1.2 Coronairen (kransslagaders)

Aan de oppervlakte van het hart ligt een netwerk van vaten: de kransvaten (coronairvaten). Deze vaten zorgen voor de bloedstroom door de hartspier. Als zich een verstopping in een van de kransslagaders bevindt, kan dat grote problemen geven, omdat de hartspier dan niet genoeg zuurstof krijgt en zijn pompfunctie niet meer goed uitvoert. We noemen dit een hartinfarct. De grote kransslagaders hebben een hoop zijtakken. We noemen dit collateralen. Dit worden er tijdens het leven steeds meer. Vooral als iemand veel aan sport heeft gedaan, krijgt hij steeds meer zijtakken. Als een zorgvrager met veel collateralen een hartinfarct krijgt, heeft hij dus meer kans het infarct te overleven.

Als het hart meer arbeid moet verrichten dan het aankan, zal de hartspier zich moeten vergroten om de arbeid toch te kunnen doen.

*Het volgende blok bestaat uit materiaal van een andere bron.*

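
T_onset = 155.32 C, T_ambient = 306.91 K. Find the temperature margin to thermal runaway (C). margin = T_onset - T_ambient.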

Dit is bijvoorbeeld het geval als het hart moet uitpompen tegen een hoge bloeddruk in de aorta. Verder kan dit het geval zijn als er te veel bloed terugstroomt. Als de hartspier abnormaal is vergroot, is het hart in zijn geheel ook vergroot. Een vergroot hart bij een zorgvrager is een duidelijke aanwijzing voor hartfalen.